4.2. Réduction de la résistance imaginaire
Sans corps visible, l’imaginaire est moins activé.
Le symbolique peut se déployer plus librement.
4.3. Continuité de la cure
Quand la disponibilité, la mobilité, la santé, ou la distance géographique posent problème, le téléphone permet d’éviter les arrêts brutaux.
4.4. Intensification de l’écoute
Le psychanalyste, privé d’indices visuels, doit pratiquer une écoute flottante accentuée :
nuances de voix, respirations, silences, ponctuations.
Cela peut affiner la précision interprétative.
5. Limites et exigences du dispositif
La psychanalyse par téléphone fonctionne à condition de respecter :
5.1. Un cadre stable
Lieu calme, confidentialité assurée, régularité des séances.
5.2. Une déontologie stricte
La cure par téléphone n’est pas une psychanalyse “allégée”.
Elle demande la même rigueur, la même éthique, la même temporalité.

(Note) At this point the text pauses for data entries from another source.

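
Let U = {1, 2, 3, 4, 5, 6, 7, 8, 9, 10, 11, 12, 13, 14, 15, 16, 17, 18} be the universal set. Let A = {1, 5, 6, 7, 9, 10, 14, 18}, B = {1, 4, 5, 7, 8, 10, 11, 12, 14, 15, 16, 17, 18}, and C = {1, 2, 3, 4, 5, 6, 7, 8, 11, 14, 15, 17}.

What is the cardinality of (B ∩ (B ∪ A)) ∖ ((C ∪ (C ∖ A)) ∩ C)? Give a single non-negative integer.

4

B ∪ A = {1, 4, 5, 6, 7, 8, 9, 10, 11, 12, 14, 15, 16, 17, 18}
B ∩ (B ∪ A) = {1, 4, 5, 7, 8, 10, 11, 12, 14, 15, 16, 17, 18}
C ∖ A = {2, 3, 4, 8, 11, 15, 17}
C ∪ (C ∖ A) = {1, 2, 3, 4, 5, 6, 7, 8, 11, 14, 15, 17}
(C ∪ (C ∖ A)) ∩ C = {1, 2, 3, 4, 5, 6, 7, 8, 11, 14, 15, 17}
(B ∩ (B ∪ A)) ∖ ((C ∪ (C ∖ A)) ∩ C) = {10, 12, 16, 18}
|(B ∩ (B ∪ A)) ∖ ((C ∪ (C ∖ A)) ∩ C)| = 4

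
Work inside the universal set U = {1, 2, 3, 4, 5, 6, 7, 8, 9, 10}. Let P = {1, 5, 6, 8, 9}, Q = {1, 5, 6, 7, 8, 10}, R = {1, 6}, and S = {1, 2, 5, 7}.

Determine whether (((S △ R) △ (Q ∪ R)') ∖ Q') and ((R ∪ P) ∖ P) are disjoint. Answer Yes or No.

S △ R = {2, 5, 6, 7}
Q ∪ R = {1, 5, 6, 7, 8, 10}
(Q ∪ R)' = {2, 3, 4, 9}
(S △ R) △ (Q ∪ R)' = {3, 4, 5, 6, 7, 9}
Q' = {2, 3, 4, 9}
((S △ R) △ (Q ∪ R)') ∖ Q' = {5, 6, 7}
R ∪ P = {1, 5, 6, 8, 9}
(R ∪ P) ∖ P = {}
{5, 6, 7} and {} share no elements.

Yes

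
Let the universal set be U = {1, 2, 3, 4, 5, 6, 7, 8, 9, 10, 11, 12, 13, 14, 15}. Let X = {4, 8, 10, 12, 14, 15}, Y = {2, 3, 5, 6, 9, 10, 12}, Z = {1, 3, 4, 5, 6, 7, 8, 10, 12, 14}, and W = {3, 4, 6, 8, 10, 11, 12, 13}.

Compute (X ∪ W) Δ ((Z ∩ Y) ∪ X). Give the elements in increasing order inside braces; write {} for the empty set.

{5, 11, 13}

X ∪ W = {3, 4, 6, 8, 10, 11, 12, 13, 14, 15}
Z ∩ Y = {3, 5, 6, 10, 12}
(Z ∩ Y) ∪ X = {3, 4, 5, 6, 8, 10, 12, 14, 15}
(X ∪ W) Δ ((Z ∩ Y) ∪ X) = {5, 11, 13}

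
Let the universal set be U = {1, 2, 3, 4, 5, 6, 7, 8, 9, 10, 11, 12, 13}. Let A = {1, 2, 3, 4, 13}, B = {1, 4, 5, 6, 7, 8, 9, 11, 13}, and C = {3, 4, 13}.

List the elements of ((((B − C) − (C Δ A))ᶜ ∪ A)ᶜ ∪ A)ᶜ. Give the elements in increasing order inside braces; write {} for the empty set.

{10, 12}

B − C = {1, 5, 6, 7, 8, 9, 11}
C Δ A = {1, 2}
(B − C) − (C Δ A) = {5, 6, 7, 8, 9, 11}
((B − C) − (C Δ A))ᶜ = {1, 2, 3, 4, 10, 12, 13}
((B − C) − (C Δ A))ᶜ ∪ A = {1, 2, 3, 4, 10, 12, 13}
(((B − C) − (C Δ A))ᶜ ∪ A)ᶜ = {5, 6, 7, 8, 9, 11}
(((B − C) − (C Δ A))ᶜ ∪ A)ᶜ ∪ A = {1, 2, 3, 4, 5, 6, 7, 8, 9, 11, 13}
((((B − C) − (C Δ A))ᶜ ∪ A)ᶜ ∪ A)ᶜ = {10, 12}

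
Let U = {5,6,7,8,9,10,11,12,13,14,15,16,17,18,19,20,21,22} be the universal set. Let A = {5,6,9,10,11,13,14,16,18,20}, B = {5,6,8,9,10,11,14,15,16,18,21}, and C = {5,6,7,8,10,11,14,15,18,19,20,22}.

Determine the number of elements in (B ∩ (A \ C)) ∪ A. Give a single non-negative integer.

10

A \ C = {9,13,16}
B ∩ (A \ C) = {9,16}
(B ∩ (A \ C)) ∪ A = {5,6,9,10,11,13,14,16,18,20}
|(B ∩ (A \ C)) ∪ A| = 10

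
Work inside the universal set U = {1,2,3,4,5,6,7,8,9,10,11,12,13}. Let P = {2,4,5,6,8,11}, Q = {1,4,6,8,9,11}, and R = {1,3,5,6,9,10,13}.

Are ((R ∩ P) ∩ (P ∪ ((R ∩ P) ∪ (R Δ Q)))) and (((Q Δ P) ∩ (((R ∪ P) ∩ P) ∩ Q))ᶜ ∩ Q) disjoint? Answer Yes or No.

No

R ∩ P = {5,6}
R Δ Q = {3,4,5,8,10,11,13}
(R ∩ P) ∪ (R Δ Q) = {3,4,5,6,8,10,11,13}
P ∪ ((R ∩ P) ∪ (R Δ Q)) = {2,3,4,5,6,8,10,11,13}
(R ∩ P) ∩ (P ∪ ((R ∩ P) ∪ (R Δ Q))) = {5,6}
Q Δ P = {1,2,5,9}
R ∪ P = {1,2,3,4,5,6,8,9,10,11,13}
(R ∪ P) ∩ P = {2,4,5,6,8,11}
((R ∪ P) ∩ P) ∩ Q = {4,6,8,11}
(Q Δ P) ∩ (((R ∪ P) ∩ P) ∩ Q) = {}
((Q Δ P) ∩ (((R ∪ P) ∩ P) ∩ Q))ᶜ = {1,2,3,4,5,6,7,8,9,10,11,12,13}
((Q Δ P) ∩ (((R ∪ P) ∩ P) ∩ Q))ᶜ ∩ Q = {1,4,6,8,9,11}
6 lies in both, so they are not disjoint.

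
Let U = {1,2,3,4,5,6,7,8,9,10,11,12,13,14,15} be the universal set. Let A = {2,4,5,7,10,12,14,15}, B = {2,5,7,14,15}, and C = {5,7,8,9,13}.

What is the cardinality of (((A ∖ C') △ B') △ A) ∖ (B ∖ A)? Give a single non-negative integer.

10

C' = {1,2,3,4,6,10,11,12,14,15}
A ∖ C' = {5,7}
B' = {1,3,4,6,8,9,10,11,12,13}
(A ∖ C') △ B' = {1,3,4,5,6,7,8,9,10,11,12,13}
((A ∖ C') △ B') △ A = {1,2,3,6,8,9,11,13,14,15}
B ∖ A = {}
(((A ∖ C') △ B') △ A) ∖ (B ∖ A) = {1,2,3,6,8,9,11,13,14,15}
|(((A ∖ C') △ B') △ A) ∖ (B ∖ A)| = 10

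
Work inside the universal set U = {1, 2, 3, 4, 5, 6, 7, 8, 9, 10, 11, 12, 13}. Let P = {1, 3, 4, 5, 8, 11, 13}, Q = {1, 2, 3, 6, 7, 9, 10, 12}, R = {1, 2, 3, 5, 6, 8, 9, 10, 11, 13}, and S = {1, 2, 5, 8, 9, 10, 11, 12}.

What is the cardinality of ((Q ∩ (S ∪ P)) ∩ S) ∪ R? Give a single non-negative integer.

11

S ∪ P = {1, 2, 3, 4, 5, 8, 9, 10, 11, 12, 13}
Q ∩ (S ∪ P) = {1, 2, 3, 9, 10, 12}
(Q ∩ (S ∪ P)) ∩ S = {1, 2, 9, 10, 12}
((Q ∩ (S ∪ P)) ∩ S) ∪ R = {1, 2, 3, 5, 6, 8, 9, 10, 11, 12, 13}
|((Q ∩ (S ∪ P)) ∩ S) ∪ R| = 11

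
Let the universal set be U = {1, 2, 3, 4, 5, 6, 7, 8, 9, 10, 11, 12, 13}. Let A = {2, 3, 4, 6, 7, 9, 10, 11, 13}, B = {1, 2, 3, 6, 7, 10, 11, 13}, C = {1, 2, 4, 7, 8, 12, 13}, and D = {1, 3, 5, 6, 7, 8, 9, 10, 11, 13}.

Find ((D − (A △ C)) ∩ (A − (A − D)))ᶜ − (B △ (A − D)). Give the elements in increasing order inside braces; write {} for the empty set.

A △ C = {1, 3, 6, 8, 9, 10, 11, 12}
D − (A △ C) = {5, 7, 13}
A − D = {2, 4}
A − (A − D) = {3, 6, 7, 9, 10, 11, 13}
(D − (A △ C)) ∩ (A − (A − D)) = {7, 13}
((D − (A △ C)) ∩ (A − (A − D)))ᶜ = {1, 2, 3, 4, 5, 6, 8, 9, 10, 11, 12}
B △ (A − D) = {1, 3, 4, 6, 7, 10, 11, 13}
((D − (A △ C)) ∩ (A − (A − D)))ᶜ − (B △ (A − D)) = {2, 5, 8, 9, 12}

{2, 5, 8, 9, 12}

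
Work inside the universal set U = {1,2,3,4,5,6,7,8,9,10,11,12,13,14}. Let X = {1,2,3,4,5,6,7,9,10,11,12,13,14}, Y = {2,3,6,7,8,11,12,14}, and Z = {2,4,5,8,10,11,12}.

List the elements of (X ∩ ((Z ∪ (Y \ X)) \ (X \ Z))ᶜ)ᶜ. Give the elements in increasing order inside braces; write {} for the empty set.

{2,4,5,8,10,11,12}

Y \ X = {8}
Z ∪ (Y \ X) = {2,4,5,8,10,11,12}
X \ Z = {1,3,6,7,9,13,14}
(Z ∪ (Y \ X)) \ (X \ Z) = {2,4,5,8,10,11,12}
((Z ∪ (Y \ X)) \ (X \ Z))ᶜ = {1,3,6,7,9,13,14}
X ∩ ((Z ∪ (Y \ X)) \ (X \ Z))ᶜ = {1,3,6,7,9,13,14}
(X ∩ ((Z ∪ (Y \ X)) \ (X \ Z))ᶜ)ᶜ = {2,4,5,8,10,11,12}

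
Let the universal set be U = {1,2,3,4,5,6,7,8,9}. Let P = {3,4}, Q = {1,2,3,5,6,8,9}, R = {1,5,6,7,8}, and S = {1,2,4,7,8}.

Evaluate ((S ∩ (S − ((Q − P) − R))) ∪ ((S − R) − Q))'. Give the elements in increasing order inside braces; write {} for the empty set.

{2,3,5,6,9}

Q − P = {1,2,5,6,8,9}
(Q − P) − R = {2,9}
S − ((Q − P) − R) = {1,4,7,8}
S ∩ (S − ((Q − P) − R)) = {1,4,7,8}
S − R = {2,4}
(S − R) − Q = {4}
(S ∩ (S − ((Q − P) − R))) ∪ ((S − R) − Q) = {1,4,7,8}
((S ∩ (S − ((Q − P) − R))) ∪ ((S − R) − Q))' = {2,3,5,6,9}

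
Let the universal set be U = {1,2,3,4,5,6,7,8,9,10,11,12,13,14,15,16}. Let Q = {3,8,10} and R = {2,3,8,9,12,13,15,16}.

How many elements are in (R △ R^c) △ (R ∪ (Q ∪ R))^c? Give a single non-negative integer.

R^c = {1,4,5,6,7,10,11,14}
R △ R^c = {1,2,3,4,5,6,7,8,9,10,11,12,13,14,15,16}
Q ∪ R = {2,3,8,9,10,12,13,15,16}
R ∪ (Q ∪ R) = {2,3,8,9,10,12,13,15,16}
(R ∪ (Q ∪ R))^c = {1,4,5,6,7,11,14}
(R △ R^c) △ (R ∪ (Q ∪ R))^c = {2,3,8,9,10,12,13,15,16}
|(R △ R^c) △ (R ∪ (Q ∪ R))^c| = 9

9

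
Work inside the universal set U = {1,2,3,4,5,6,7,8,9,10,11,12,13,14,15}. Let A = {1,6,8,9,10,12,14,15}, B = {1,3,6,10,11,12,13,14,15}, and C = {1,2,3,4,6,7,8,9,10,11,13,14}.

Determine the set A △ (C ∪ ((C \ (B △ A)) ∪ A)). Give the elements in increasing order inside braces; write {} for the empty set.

B △ A = {3,8,9,11,13}
C \ (B △ A) = {1,2,4,6,7,10,14}
(C \ (B △ A)) ∪ A = {1,2,4,6,7,8,9,10,12,14,15}
C ∪ ((C \ (B △ A)) ∪ A) = {1,2,3,4,6,7,8,9,10,11,12,13,14,15}
A △ (C ∪ ((C \ (B △ A)) ∪ A)) = {2,3,4,7,11,13}

{2,3,4,7,11,13}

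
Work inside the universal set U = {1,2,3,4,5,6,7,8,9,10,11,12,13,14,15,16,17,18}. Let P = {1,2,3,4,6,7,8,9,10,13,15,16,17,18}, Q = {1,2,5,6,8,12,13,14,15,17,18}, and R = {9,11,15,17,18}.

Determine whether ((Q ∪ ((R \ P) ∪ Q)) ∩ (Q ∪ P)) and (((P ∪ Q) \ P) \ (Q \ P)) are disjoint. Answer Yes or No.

Yes

R \ P = {11}
(R \ P) ∪ Q = {1,2,5,6,8,11,12,13,14,15,17,18}
Q ∪ ((R \ P) ∪ Q) = {1,2,5,6,8,11,12,13,14,15,17,18}
Q ∪ P = {1,2,3,4,5,6,7,8,9,10,12,13,14,15,16,17,18}
(Q ∪ ((R \ P) ∪ Q)) ∩ (Q ∪ P) = {1,2,5,6,8,12,13,14,15,17,18}
P ∪ Q = {1,2,3,4,5,6,7,8,9,10,12,13,14,15,16,17,18}
(P ∪ Q) \ P = {5,12,14}
Q \ P = {5,12,14}
((P ∪ Q) \ P) \ (Q \ P) = {}
{1,2,5,6,8,12,13,14,15,17,18} and {} share no elements.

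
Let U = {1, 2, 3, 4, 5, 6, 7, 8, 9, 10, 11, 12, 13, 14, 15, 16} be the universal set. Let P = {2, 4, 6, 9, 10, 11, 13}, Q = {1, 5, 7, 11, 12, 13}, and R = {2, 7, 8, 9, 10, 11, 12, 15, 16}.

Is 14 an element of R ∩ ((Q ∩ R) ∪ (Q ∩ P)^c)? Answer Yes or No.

14 ∉ Q and 14 ∉ R, so 14 ∉ Q ∩ R
14 ∉ Q and 14 ∉ P, so 14 ∉ Q ∩ P
14 ∈ (Q ∩ P)^c since 14 ∉ (Q ∩ P)
14 ∉ (Q ∩ R) and 14 ∈ (Q ∩ P)^c, so 14 ∈ (Q ∩ R) ∪ (Q ∩ P)^c
14 ∉ R and 14 ∈ ((Q ∩ R) ∪ (Q ∩ P)^c), so 14 ∉ R ∩ ((Q ∩ R) ∪ (Q ∩ P)^c)

No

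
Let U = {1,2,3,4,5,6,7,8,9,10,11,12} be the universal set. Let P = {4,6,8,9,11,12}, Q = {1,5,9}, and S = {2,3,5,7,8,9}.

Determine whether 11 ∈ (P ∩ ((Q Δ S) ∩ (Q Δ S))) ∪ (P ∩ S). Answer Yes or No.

No

11 ∉ Q and 11 ∉ S, so 11 ∉ Q Δ S
11 ∉ Q and 11 ∉ S, so 11 ∉ Q Δ S
11 ∉ (Q Δ S) and 11 ∉ (Q Δ S), so 11 ∉ (Q Δ S) ∩ (Q Δ S)
11 ∈ P and 11 ∉ ((Q Δ S) ∩ (Q Δ S)), so 11 ∉ P ∩ ((Q Δ S) ∩ (Q Δ S))
11 ∈ P and 11 ∉ S, so 11 ∉ P ∩ S
11 ∉ (P ∩ ((Q Δ S) ∩ (Q Δ S))) and 11 ∉ (P ∩ S), so 11 ∉ (P ∩ ((Q Δ S) ∩ (Q Δ S))) ∪ (P ∩ S)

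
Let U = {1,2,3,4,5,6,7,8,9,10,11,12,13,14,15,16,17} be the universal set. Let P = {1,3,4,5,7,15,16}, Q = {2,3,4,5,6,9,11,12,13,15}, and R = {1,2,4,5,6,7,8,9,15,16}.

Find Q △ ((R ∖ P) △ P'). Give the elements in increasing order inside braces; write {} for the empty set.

R ∖ P = {2,6,8,9}
P' = {2,6,8,9,10,11,12,13,14,17}
(R ∖ P) △ P' = {10,11,12,13,14,17}
Q △ ((R ∖ P) △ P') = {2,3,4,5,6,9,10,14,15,17}

{2,3,4,5,6,9,10,14,15,17}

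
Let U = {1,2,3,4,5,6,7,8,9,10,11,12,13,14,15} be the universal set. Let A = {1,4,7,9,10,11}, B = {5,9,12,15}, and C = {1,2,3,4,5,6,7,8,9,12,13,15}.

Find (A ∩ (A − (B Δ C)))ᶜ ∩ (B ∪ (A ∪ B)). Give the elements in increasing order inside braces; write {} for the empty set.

{1,4,5,7,12,15}

B Δ C = {1,2,3,4,6,7,8,13}
A − (B Δ C) = {9,10,11}
A ∩ (A − (B Δ C)) = {9,10,11}
(A ∩ (A − (B Δ C)))ᶜ = {1,2,3,4,5,6,7,8,12,13,14,15}
A ∪ B = {1,4,5,7,9,10,11,12,15}
B ∪ (A ∪ B) = {1,4,5,7,9,10,11,12,15}
(A ∩ (A − (B Δ C)))ᶜ ∩ (B ∪ (A ∪ B)) = {1,4,5,7,12,15}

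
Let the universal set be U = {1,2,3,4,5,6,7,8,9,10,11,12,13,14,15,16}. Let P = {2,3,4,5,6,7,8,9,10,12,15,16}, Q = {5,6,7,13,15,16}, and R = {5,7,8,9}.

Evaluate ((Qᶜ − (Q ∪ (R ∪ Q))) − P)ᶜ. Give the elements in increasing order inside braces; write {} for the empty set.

{2,3,4,5,6,7,8,9,10,12,13,15,16}

Qᶜ = {1,2,3,4,8,9,10,11,12,14}
R ∪ Q = {5,6,7,8,9,13,15,16}
Q ∪ (R ∪ Q) = {5,6,7,8,9,13,15,16}
Qᶜ − (Q ∪ (R ∪ Q)) = {1,2,3,4,10,11,12,14}
(Qᶜ − (Q ∪ (R ∪ Q))) − P = {1,11,14}
((Qᶜ − (Q ∪ (R ∪ Q))) − P)ᶜ = {2,3,4,5,6,7,8,9,10,12,13,15,16}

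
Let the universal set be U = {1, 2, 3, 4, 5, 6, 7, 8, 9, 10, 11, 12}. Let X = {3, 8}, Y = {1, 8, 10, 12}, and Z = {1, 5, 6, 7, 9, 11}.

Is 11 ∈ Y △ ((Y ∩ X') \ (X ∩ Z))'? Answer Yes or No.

11 ∉ X, so 11 ∈ X'
11 ∉ Y and 11 ∈ X', so 11 ∉ Y ∩ X'
11 ∉ X and 11 ∈ Z, so 11 ∉ X ∩ Z
11 ∉ (Y ∩ X') and 11 ∉ (X ∩ Z), so 11 ∉ (Y ∩ X') \ (X ∩ Z)
11 ∈ ((Y ∩ X') \ (X ∩ Z))' since 11 ∉ ((Y ∩ X') \ (X ∩ Z))
11 ∉ Y and 11 ∈ ((Y ∩ X') \ (X ∩ Z))', so 11 ∈ Y △ ((Y ∩ X') \ (X ∩ Z))'

Yes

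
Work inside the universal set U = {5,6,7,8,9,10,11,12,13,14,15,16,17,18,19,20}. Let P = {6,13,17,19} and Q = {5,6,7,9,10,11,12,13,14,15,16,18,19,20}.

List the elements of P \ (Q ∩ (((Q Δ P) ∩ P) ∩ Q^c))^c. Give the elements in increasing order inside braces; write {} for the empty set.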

5.3. Une indication clinique adaptée
Certaines situations (crises aiguës, passages à l’acte importants, psychoses non stabilisées) peuvent nécessiter une présence physique ou un encadrement pluridisciplinaire.
Conclusion : le téléphone, loin d’affaiblir l’analyse, peut la recentrer sur son essence
Freud l’a montré : c’est la parole qui soigne.
Lacan l’a approfondi : c’est l’adresse, l’interprétation, et le symbolique qui opèrent.
La psychanalyse par téléphone, lorsqu’elle est menée dans un cadre rigoureux et avec un praticien formé, n’est pas un substitut moindre.
Elle peut même permettre une expérience analytique plus dépouillée, plus précise, plus centrée sur la voix, la coupure, et le désir qui s’y articule.
La psychanalyse ne dépend pas d’un lieu, mais d’un acte. Et cet acte, fondamentalement, passe par la parole adressée — qu’elle traverse un cabinet… ou un fil téléphonique.